Según una medición reciente elaborada por el Centro Nacional de Consultoría (CNC) en alianza con la revista Cambio, la intención de participación revela que casi 40 % de los encuestados afirmó que votaría en la llamada “Gran Consulta por Colombia”, mientras 36,3 % expresó que lo haría en la consulta del Pacto Amplio. Un 16,8 % indicó que no participaría en ninguna de las dos y 7,7 % se mostró indeciso, lo que deja ver cierto grado de incertidumbre sobre la movilización electoral.

En la Gran Consulta por Colombia, donde confluyen aspirantes de sectores más amplios del espectro político, los números muestran una competencia muy estrecha entre varios nombres. La encuestadora ubica a Paloma Valencia al frente de las preferencias con cerca de 15,7 %, seguida por Vicky Dávila con alrededor de 15,1 % y Juan Manuel Galán con un 14,2 %, cifras que se encuentran dentro de un margen de empate técnico.

Detrás de este trío de aspirantes se sitúan otros precandidatos con porcentajes más reducidos pero que podrían jugar un papel relevante según la evolución de la campaña. Juan Daniel Oviedo alcanzó cerca de 6,9 %, mientras que nombres como Aníbal Gaviria (6,1 %), Juan Carlos Pinzón (6,1 %) y Enrique Peñalosa (5,7 %) completan un grupo intermedio.
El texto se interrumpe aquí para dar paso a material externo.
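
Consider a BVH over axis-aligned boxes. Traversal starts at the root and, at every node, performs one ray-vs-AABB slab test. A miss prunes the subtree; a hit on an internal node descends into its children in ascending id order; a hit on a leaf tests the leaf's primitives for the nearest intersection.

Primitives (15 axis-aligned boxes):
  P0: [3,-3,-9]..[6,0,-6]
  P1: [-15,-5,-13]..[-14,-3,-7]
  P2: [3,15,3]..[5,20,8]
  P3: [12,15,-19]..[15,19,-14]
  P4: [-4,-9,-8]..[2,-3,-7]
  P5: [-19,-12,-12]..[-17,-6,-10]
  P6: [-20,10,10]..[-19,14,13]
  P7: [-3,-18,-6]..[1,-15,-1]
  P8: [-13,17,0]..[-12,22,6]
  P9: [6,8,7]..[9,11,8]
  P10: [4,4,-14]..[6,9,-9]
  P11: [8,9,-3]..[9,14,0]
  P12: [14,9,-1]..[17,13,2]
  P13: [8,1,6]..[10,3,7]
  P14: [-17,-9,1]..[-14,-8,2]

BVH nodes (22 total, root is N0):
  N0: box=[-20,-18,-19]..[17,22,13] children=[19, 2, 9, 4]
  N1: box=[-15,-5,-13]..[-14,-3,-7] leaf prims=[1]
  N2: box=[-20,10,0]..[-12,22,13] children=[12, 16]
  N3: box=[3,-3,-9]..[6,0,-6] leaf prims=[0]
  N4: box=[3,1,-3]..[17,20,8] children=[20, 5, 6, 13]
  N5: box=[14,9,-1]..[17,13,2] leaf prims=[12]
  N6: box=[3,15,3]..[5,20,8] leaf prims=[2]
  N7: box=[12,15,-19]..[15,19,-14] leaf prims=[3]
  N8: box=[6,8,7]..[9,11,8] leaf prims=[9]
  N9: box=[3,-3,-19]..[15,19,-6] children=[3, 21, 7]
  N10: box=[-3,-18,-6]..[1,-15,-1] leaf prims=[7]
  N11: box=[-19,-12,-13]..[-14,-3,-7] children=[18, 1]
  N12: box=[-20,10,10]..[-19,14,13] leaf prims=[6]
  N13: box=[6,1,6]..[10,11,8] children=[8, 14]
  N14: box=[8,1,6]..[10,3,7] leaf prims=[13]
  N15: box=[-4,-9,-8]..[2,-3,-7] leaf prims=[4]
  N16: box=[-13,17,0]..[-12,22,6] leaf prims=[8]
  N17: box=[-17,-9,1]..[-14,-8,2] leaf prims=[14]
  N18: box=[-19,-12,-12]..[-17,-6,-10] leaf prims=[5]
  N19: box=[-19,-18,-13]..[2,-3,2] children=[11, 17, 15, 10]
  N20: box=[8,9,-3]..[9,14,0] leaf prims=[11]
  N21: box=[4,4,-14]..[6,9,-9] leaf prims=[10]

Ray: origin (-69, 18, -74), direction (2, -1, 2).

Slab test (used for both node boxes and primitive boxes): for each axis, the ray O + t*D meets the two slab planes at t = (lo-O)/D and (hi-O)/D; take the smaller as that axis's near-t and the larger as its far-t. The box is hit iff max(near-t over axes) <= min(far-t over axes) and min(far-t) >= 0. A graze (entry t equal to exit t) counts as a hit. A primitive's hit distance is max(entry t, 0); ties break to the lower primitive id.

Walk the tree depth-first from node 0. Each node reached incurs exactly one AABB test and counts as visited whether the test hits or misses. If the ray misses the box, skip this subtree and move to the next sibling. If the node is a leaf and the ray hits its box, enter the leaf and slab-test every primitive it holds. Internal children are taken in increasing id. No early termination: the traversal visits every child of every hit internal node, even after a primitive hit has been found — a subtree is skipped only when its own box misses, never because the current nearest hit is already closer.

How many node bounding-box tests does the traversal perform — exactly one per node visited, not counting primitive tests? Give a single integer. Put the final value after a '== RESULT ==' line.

Walk:
N0 x:[49/2,43] y:[-4,36] z:[55/2,87/2] -> hit [55/2,36], descend [2, 4, 9, 19]
  N2 x:[49/2,57/2] y:[-4,8] z:[37,87/2] -> miss, prune
  N4 x:[36,43] y:[-2,17] z:[71/2,41] -> miss, prune
  N9 x:[36,42] y:[-1,21] z:[55/2,34] -> miss, prune
  N19 x:[25,71/2] y:[21,36] z:[61/2,38] -> hit [61/2,71/2], descend [10, 11, 15, 17]
    N10 x:[33,35] y:[33,36] z:[34,73/2] -> hit [34,35] leaf, test {P7@t=34}
    N11 x:[25,55/2] y:[21,30] z:[61/2,67/2] -> miss, prune
    N15 x:[65/2,71/2] y:[21,27] z:[33,67/2] -> miss, prune
    N17 x:[26,55/2] y:[26,27] z:[75/2,38] -> miss, prune

Visited [0, 2, 4, 9, 19, 10, 11, 15, 17]. Tests: 9 box, 1 leaf. Nearest: P7.

== RESULT ==
9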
Al fondo de esta escala aparecen figuras con menor intención de voto, entre las que se cuentan David Luna con 3,9 % y Mauricio Cárdenas con 0,7 %, todos con márgenes que dependiendo del comportamiento electoral real podrían variar.

Un dato que sobresale en esta medición es que el porcentaje de ciudadanos que señaló no sentirse representado por ninguno de los candidatos de la Gran Consulta supera individualmente la intención de voto de cualquier aspirante, con una proporción estimada en torno al 20,8 %, lo cual plantea un desafío adicional para las fuerzas políticas que buscan aglutinar respaldo suficiente para ganar legitimidad en estas consultas.

Estas cifras reflejan un escenario competitivo y fragmentado, especialmente en la Gran Consulta, mientras que la consulta del Pacto Amplio —otro de los procesos internos relevantes del 8 de marzo— también ha evidenciado una división de intereses entre los votantes en función de las ofertas programáticas de los distintos grupos y coaliciones.

El resultado de estas consultas no solo definirá qué candidaturas avanzan con mayor fuerza a la primera vuelta presidencial, sino que además servirá como indicio del equilibrio de fuerzas en el teatro político nacional, en un año crucial para determinar el rumbo del ejecutivo colombiano.